One way is to use the native PWM mode where the period of the PWM mode is determined by how long it takes the low byte of the main PCA counter (Philips calls it the CL counter) to cycle through 256 counts. The PWM period is then controlled by bit selections in the control register that selects the clocking for the main PCA counter. On the '669 chip this is selectable from choices of Fosc/2, Fosc/6, an Externally applied clock on a particular pin, or from the Timer 0 overflow. With the external clock or the Timer 0 overflow option the PWM frequency would be 1/256 of the applied frequency. With the Fosc options the PWM frequency is limited to a net value of Fosc/512 or Fosc/1536. So in this mode for a 3 KHz PWM frequency your T1 overflow or external clock input would have to be 768 KHz. Or you could run your processor at 1.536 MHz or 4.608 MHz.

The other way to generate PWMs with a PCA is to use the HIGH SPEED output mode wherein a full 16 bit mode is possible. The main PCA counter free runs with a count going from 0 to 65535. The 16-bit compare register for a particular PCA channel is set to a value to force the channel output to toggle when a compare match has occurred. In this scheme you configure an interrupt to software each time there is a match and then the ISR sets a new compare value for the next time the output should toggle. This requires two interrupts per PWM cycle and is a rather effective way to get a nice PWM with a large range of resolution. It clearly works better when the PWM frequency is a low as opposed to high. The scheme also has limitations if you try to do too many PWMs at one time in the PCA because of total processor interrupt load.

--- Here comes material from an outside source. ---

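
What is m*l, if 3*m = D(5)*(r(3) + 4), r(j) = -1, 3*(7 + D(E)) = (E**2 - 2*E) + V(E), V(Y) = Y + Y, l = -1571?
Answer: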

There is a modification of the above method that can also be used wherein the main PCA counter is set to generate a processor interrupt whenever it overflows. It is possible in this scheme to re-program the value of the main PCA counter in the interrupt such that the total period is less than the 65536 counts as described above. For slower clocking rates the PCA counter could be set to count for say 4000 clocks. If this mode is used the PCA counter overflow interrupt has the job of setting all the PWM outputs that are used to a particular output level. The same interrupt can then set the capture registers to appropriate values for the duty cycle of each PWM signal to be output from values stored in RAM. Each individual PCA channel in this method is set to HIGH SPEED OUTPUT mode and the output signal will toggle to the other state at match time. Using this scheme it is possible to make up to 5 PWM signals out of a single PCA module that are all synchronized using a single software interrupt per PWM cycle. The major drawback of this method is that there will be some possible jitter to the PWM cycle time as the software gets into the interrupt and re-programs the new value for the main PCA counter. The jitter can be eliminated through very careful programming as long as it is not necessary to produce PWM signals that go close to 0% or 100% duty cycle (say limited to a 10% to 90% range).

Hope all that helps.
Michael Karas